The UAS says "I've got so much data I don't know where to store it all...Hey, you're a cloud, can you help me out?" And the cloud says "I'd love to but I'm just a cloud, what you need is a server".
But seriously folks... the growing ability for servers to store, analyze, and disseminate large amounts of different types of data will allow businesses looking to capitalize on data collected from UAS to effectively manage their data and provide fast, reliable solutions to their customers. Consumers of geospatial data are often not interested in performing manual analysis on the data in order to derive the information they need. They want accurate solutions delivered to them via simple-to-use interfaces that provide the answers they want without bogging them down with unnecessary steps or irrelevant information. This is where the analytics come in.
So a UAS walks into a juice bar and says to the cloud behind the counter...

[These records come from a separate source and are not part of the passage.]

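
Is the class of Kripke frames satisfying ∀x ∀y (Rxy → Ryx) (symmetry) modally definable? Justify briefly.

Yes: it is symmetry, defined by the B schema p → □◇p.
Suppose p→□◇p is valid. Take Rxy and set V(p)={x}. Then p at x, so □◇p at x, so ◇p at y, so some z with Ryz has p; z=x, i.e. Ryx.

Yes — defined by p → □◇p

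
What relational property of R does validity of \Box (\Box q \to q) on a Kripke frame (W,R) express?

Suppose □(□q→q) is valid. Take Rxy and set V(q)={w : Ryw}. Then at y, □q holds; since □(□q→q) at x, □q→q at y, so q at y, i.e. Ryy.
Conversely, any frame satisfying \forall x \forall y (Rxy \to Ryy) validates the schema.
Frame condition: \forall x \forall y (Rxy \to Ryy).

Shift-reflexivity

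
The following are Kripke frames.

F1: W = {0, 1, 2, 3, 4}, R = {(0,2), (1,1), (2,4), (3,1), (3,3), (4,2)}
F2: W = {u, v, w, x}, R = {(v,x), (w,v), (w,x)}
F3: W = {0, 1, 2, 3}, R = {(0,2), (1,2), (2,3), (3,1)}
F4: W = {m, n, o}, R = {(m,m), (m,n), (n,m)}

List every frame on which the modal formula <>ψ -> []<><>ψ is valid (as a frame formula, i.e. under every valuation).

F4

The schema corresponds to a generalized confluence (Geach) condition: forall x forall y forall z ((xRy & xRz) -> exists w (y = w & z R^2 w)).
F1: fails — 3R3, 3R1 but no w with 3=w and 1R²w.
F2: fails — vRx, vRx but no t with x=t and xR²t.
F3: fails — 0R2, 0R2 but no w with 2=w and 2R²w.
F4: satisfies the condition.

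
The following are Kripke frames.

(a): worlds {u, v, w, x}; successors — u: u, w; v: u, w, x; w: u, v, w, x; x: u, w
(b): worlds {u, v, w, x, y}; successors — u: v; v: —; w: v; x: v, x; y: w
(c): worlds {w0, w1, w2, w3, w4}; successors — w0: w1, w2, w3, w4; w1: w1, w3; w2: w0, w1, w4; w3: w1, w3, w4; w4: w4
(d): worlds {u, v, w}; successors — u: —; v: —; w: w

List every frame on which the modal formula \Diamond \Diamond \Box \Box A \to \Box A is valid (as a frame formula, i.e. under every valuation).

(a), (d)

Frame correspondent (Sahlqvist): \forall x \forall y \forall z ((x R^2 y \wedge xRz) \to \exists w (y R^2 w \wedge z = w)) — i.e. a generalized confluence (Geach) condition.
(a): satisfies the condition.
(b): fails — xR²v, xRv but no t with vR²t and v=t.
(c): fails — w0R²w0, w0Rw2 but no w with w0R²w and w2=w.
(d): satisfies the condition.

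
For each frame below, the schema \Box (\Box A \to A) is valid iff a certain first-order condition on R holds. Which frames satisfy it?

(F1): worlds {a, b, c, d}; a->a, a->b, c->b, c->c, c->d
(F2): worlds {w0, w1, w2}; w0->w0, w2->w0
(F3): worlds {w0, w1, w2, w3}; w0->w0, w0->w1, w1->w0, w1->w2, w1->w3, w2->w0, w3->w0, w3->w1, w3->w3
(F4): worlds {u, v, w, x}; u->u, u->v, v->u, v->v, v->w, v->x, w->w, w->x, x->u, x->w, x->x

Frame correspondent (Sahlqvist): \forall x \forall y (Rxy \to Ryy) — i.e. shift-reflexivity.
(F1): fails — Rcd but not Rdd.
(F2): holds.
(F3): fails — Rw1w2 but not Rw2w2.
(F4): holds.
Valid on: (F2), (F4).

(F2), (F4)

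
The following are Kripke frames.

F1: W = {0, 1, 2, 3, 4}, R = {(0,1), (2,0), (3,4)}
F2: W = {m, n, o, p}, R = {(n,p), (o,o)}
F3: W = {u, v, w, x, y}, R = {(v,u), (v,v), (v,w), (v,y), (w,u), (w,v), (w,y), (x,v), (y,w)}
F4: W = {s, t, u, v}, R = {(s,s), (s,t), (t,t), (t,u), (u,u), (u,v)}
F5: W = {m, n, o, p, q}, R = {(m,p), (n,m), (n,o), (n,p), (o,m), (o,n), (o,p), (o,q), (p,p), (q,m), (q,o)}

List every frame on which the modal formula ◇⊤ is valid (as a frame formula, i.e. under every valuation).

F5

The schema corresponds to seriality: ∀x ∃y Rxy.
F1: fails — world 1 has no successor.
F2: fails — world m has no successor.
F3: fails — world u has no successor.
F4: fails — world v has no successor.
F5: ✓.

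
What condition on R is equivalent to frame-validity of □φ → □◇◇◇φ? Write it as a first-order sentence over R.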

"I've got forty gigabytes of LiDAR data, eighteen multispectral and six hyperspectral images taken over the period of twenty-four months, and some historical rainfall and other weather related data over a specific set of agricultural fields. Can you help me understand how to better manage these fields to reduce my overall operating costs and increase my overall yield?" And the cloud says "What you need are some enterprise analytics, I'm just a cloud working at a juice bar".
But seriously folks... without the ability to host and disseminate different data types, as well as reliable algorithms to perform analysis on data and fuse the derived information into understandable solutions, much of the imagery and other geospatial assets captured by UAS will simply collect dust in a database and never see the light of day.